- Directed by: Michael Almereyda
- Written by: Michael Almereyda
- Produced by: Bob Gosse
- Starring: Barry Del Sherman Isabel Gillies Bob Gosse
- Cinematography: Jim Denault
- Release date: 1992;
- Running time: 56 minutes
- Country: United States
- Language: English

= Another Girl Another Planet (film) =

1992 American film

Another Girl Another Planet is a 1992 film written and directed by Michael Almereyda. The film is notable for being shot on a Fisher-Price PXL 2000 children's camera.

==Premise==
Bill struggles to find a lasting relationship and meaningful connection through a succession of women, who have all been touched in some form by the death of someone in their lives.

==Cast==
- Barry Del Sherman as Bill (credited as Barry Sherman)
- Isabel Gillies as Finley
- Bob Gosse as Man in Bar
- Elina Löwensohn as Mia
- Paula Malcomson as Bartender
- Lisa Perisot as Prudence
- Nic Ratner as Nic
- Tom Roma as Man in Bar
- Maggie Rush as Trish
- Mary B. Ward as Ramona

==Critical reception==
Vincent Canby of The New York Times wrote "Michael Almereyda's 56-minute 'Another Girl, Another Planet' is something else entirely.
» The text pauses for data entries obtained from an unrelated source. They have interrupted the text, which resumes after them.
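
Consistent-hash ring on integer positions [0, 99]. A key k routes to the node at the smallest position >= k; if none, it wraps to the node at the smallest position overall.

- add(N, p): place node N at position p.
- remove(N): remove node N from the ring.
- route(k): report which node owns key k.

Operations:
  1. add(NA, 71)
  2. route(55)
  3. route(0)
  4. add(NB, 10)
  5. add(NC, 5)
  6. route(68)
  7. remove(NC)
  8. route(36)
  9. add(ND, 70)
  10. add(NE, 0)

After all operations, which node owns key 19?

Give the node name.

Answer: ND

Derivation:
Op 1: add NA@71 -> ring=[71:NA]
Op 2: route key 55: smallest pos >= 55 is 71 -> NA
Op 3: route key 0: smallest pos >= 0 is 71 -> NA
Op 4: add NB@10 -> ring=[10:NB,71:NA]
Op 5: add NC@5 -> ring=[5:NC,10:NB,71:NA]
Op 6: route key 68: smallest pos >= 68 is 71 -> NA
Op 7: remove NC -> ring=[10:NB,71:NA]
Op 8: route key 36: smallest pos >= 36 is 71 -> NA
Op 9: add ND@70 -> ring=[10:NB,70:ND,71:NA]
Op 10: add NE@0 -> ring=[0:NE,10:NB,70:ND,71:NA]
Final route key 19: smallest pos >= 19 is 70 -> ND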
It's as American as the East Village walk-up in which it was made, and as comically angst-ridden and gray as its images. 'Another Girl, Another Planet' was initially shot on a Fisher-Price Pixel toy video camera, then transferred to 16-millimeter film."

The National Society of Film Critics gave the film a special citation in its 1992 awards for "expanding the possibilities of experimental filmmaking, including the use of a Pixelvision toy camcorder."